Content aggregation: Am I missing something?

With new web services appearing every day our information is increasingly spread out over a myriad of different platforms. As a result, active web users are forced to log into dozens of different sites to keep up with their online life. There are a lot of people currently working to solve this problem with content aggregation. The idea is that you should be able to log in to one website and see all your relevant information in one place. It’s a great idea, but there are some big challenges that are worth considering.

Let me start by sharing a personal story. When the Google Maps API first came out I built a mash-up that allowed people to move around a map and see the names, addresses and phone numbers of everyone who lived in that area. I used a reverse geocoder to convert GPS coordinates to street addresses and then an address lookup service to get the information about the people who lived on each street. Since I didn’t have access to these databases myself, I extracted the data from several other websites. Everything worked great until someone found my site and posted a link on digg. About 10 minutes after my website made the front page of digg, two of the services I was using blocked my IP address. My 10 minutes of fame were over. My site was as dead as a doornail.

I learned an important lesson from this incident. When you pull content from another website you are ALWAYS at their mercy.

A good number of websites now provide API’s that allow third parties to interact with their data. Theoretically this makes the task of content aggregation more reliable since you have defined methods by which to access information from that provider. Unfortunately, even with API’s you are still defenseless to the actions of the API provider. For example, last week Facebook made several code updates that broke the majority of applications on their platform. I’ve experienced the same issues while using API’s for PayPal Pro and Google Maps. In each case, they made an “update” to their code which put my website out of business for a day. When you use an API, you must understand that it can (and will) change at any time. There will also be times when it will be broken or unavailable.

The bigger concern is when you need to aggregate content from websites that don’t have an API. The reality of the internet today is that API-offering websites make up a tiny percentage of all the websites on the internet. To provide a truly valuable aggregator you need to scrape data from all relevant websites, not just those that offer API access. The problem is that you are completely vulnerable when you are scraping data. Any time a change is made in their code, it has the potential to break everything you are doing. If they ever decide they don’t like you anymore, blocking you is as simple as adding your IP address to a restriction list. No matter what, you are at their mercy.

Keep in mind that few websites have an economic incentive to let you scrape their data. This is especially true for websites that make their money from advertising. When you scrap their content you are depriving them of their main source of revenue. If they ever decide they don’t like you, there’s not much you can do about it.

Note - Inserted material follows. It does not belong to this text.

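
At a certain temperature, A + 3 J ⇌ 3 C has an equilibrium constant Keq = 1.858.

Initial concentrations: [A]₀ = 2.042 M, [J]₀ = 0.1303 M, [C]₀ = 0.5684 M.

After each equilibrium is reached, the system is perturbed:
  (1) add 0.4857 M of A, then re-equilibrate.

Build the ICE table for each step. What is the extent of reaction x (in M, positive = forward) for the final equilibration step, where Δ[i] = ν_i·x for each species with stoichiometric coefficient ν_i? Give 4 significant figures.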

For those of you who are currently working on building content aggregators, I am curious to hear how you plan to address these issues. Is there another side to this that I am missing?

  • Tom Chikoore

    Great post, I would like to add my own $0.02

    I like the fact that more and more web properties are exposing an API for other developers to use. I agree with you that you are at the mercy of the API provider but this is nothing new. This has been going on for a long time on the desktop. In the 90s, on the desktop it was common to have your app broken because of an API change but this has gotten better since the late 90s. I think the web is still experiencing what was going on on the desktop in the 90s.

    Speaking as person who has written a major API that is used by thousands of developers worldwide, these are some of the rules that I followed in order not have irate developers. i) Remember the ‘I’ in API stands for Interface. For the most part interfaces should be immutable. For me, an interface IS immutable period (that’s why I put in a lot of thought before publishing an interface). This means that the interface should not change. If you want to change an interface, extend the current one and make a new interface. I also call this the “_ex” rule because when you look at most APIs on the desktop, you will see the ones with “_ex”, for the most part, these are the interfaces that have been extended. If you keep this rule you will not break your developers’ code. This also gives the user base time and a migration path to the new API. If the old API is to be obsolete, give the user base enough notice and clearly state the date or release or version that an API will be obsolete ii) if its so happens that you need to change the behavior of a current interface for some reason and you cannot extend the current interface, then publicize, publicize, publicize your intentions over and over and over again to your user base. Obviously if you are fixing a bug you do not need to extend the current interface but notify your user base.

    What I am seeing right now with the Facebook issue is that the notion of APIs is still in its infancy in the on the web. I would personally NOT shy away from using these APIs because, the way APIs are published for the web will mature soon and these nuances will go away. Just a side note: if web services were being implemented as originally spec’ed with the use of UDDI, the mutating API problem would be lessened because it would be harder (due to process and maybe SLAs) to change a published API.

    From my experience, an API should be published with a good SLA or Licensing Agreement in good faith by the provider. Even though most of these agreements mention that the API may change at any time without notice, what we have done in the past is to respect our user base and taking great steps to avoid inconveniencing the developers using our API. I know some web properties offer some form of SLA or usage agreements today.